On 29 March, Polymetal announced that it was exploring the possibility of a demerger of its Russian assets.
This could shield shareholders from any future problems with the Russian part of the company.
It does, however, mean that re-ratings may take place based solely on Polymetal’s Kazakhstan assets.
Investment bank Berenberg, for instance, recently lowered its price target from 500p to 300p for this reason.
It’s also possible that people or entities associated with the firm could be the target of Western sanctions at a future time.
Operations and the Polymetal share price
Polymetal has not been operationally impacted by the war in Ukraine. In two statements in March, the company emphasised that mining and production were continuing uninterrupted.
Despite this, production fell by 6% for the first three months of 2022, on a year-on-year comparison.
In a very interesting move, the firm also confirmed that it was maintaining its full-year production target of 1.7m ounces of gold.
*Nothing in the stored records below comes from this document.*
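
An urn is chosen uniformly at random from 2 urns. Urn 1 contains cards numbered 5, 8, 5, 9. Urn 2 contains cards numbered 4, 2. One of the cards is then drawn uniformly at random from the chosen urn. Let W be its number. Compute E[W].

39/8

E[W | urn 1] = (5+8+5+9)/4 = 27/4.
E[W | urn 2] = (4+2)/2 = 3.
E[W] = (1/2)·(27/4) + (1/2)·(3) = 39/8.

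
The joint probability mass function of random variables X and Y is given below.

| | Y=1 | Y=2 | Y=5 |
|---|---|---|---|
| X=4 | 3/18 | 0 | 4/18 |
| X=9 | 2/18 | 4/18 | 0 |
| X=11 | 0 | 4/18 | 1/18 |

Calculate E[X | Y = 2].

10

P(Y = 2) = 4/9.
Σ X·P over the event = 9·(4/18) + 11·(4/18) = 40/9.
E[X | Y = 2] = (40/9) / (4/9) = 10.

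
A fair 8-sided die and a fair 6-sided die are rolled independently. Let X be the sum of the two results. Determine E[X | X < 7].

P(X < 7) = 5/16.
Σ over the event: 2·1/48 + 3·1/24 + 4·1/16 + 5·1/12 + 6·5/48 = 35/24.
E[X | X < 7] = (35/24) / (5/16) = 14/3.

14/3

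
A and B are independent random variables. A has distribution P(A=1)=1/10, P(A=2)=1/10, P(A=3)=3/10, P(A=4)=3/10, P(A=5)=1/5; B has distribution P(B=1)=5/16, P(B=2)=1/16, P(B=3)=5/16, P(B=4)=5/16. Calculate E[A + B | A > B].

P(A > B) = 11/20.
Summing (A+B)·P(x,y) over outcomes with A > B gives 133/40.
E[A + B | A > B] = (133/40) / (11/20) = 133/22.

133/22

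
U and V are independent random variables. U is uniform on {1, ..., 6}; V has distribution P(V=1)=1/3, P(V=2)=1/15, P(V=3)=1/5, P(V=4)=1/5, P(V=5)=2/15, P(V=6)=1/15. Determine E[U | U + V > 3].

299/79

P(U + V > 3) = 79/90.
Summing U·P(x,y) over outcomes with U + V > 3 gives 299/90.
E[U | U + V > 3] = (299/90) / (79/90) = 299/79.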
As a shareholder, this was encouraging because management clearly believes that production will continue with a large degree of normality for this year.
This makes me confident that the Polymetal share price has the potential to recover.
Furthermore, revenue for the three months to 31 March increased by 4%. While this was partially due to higher gold prices, it also shows that the company is still productive despite the ongoing conflict.
The problem with a recovery, however, is that the share price is almost totally correlated to the prospect of peace in Ukraine. While the war is ongoing, a prolonged conflict is in nobody’s interests.
Sanctions are hitting Russia and energy prices are spiking in many Western states, so it’s conceivable that an end to hostilities may come sooner rather than later. This would not only be good news for civilians, but also for the Polymetal share price.
Overall, the situation remains uncertain. Despite this, an end to the conflict would likely lead to a Polymetal share price recovery. With encouraging revenue and production figures, I think it’s a good time to add to my current holding to lower my average weighted price. I will buy more shares in this company soon.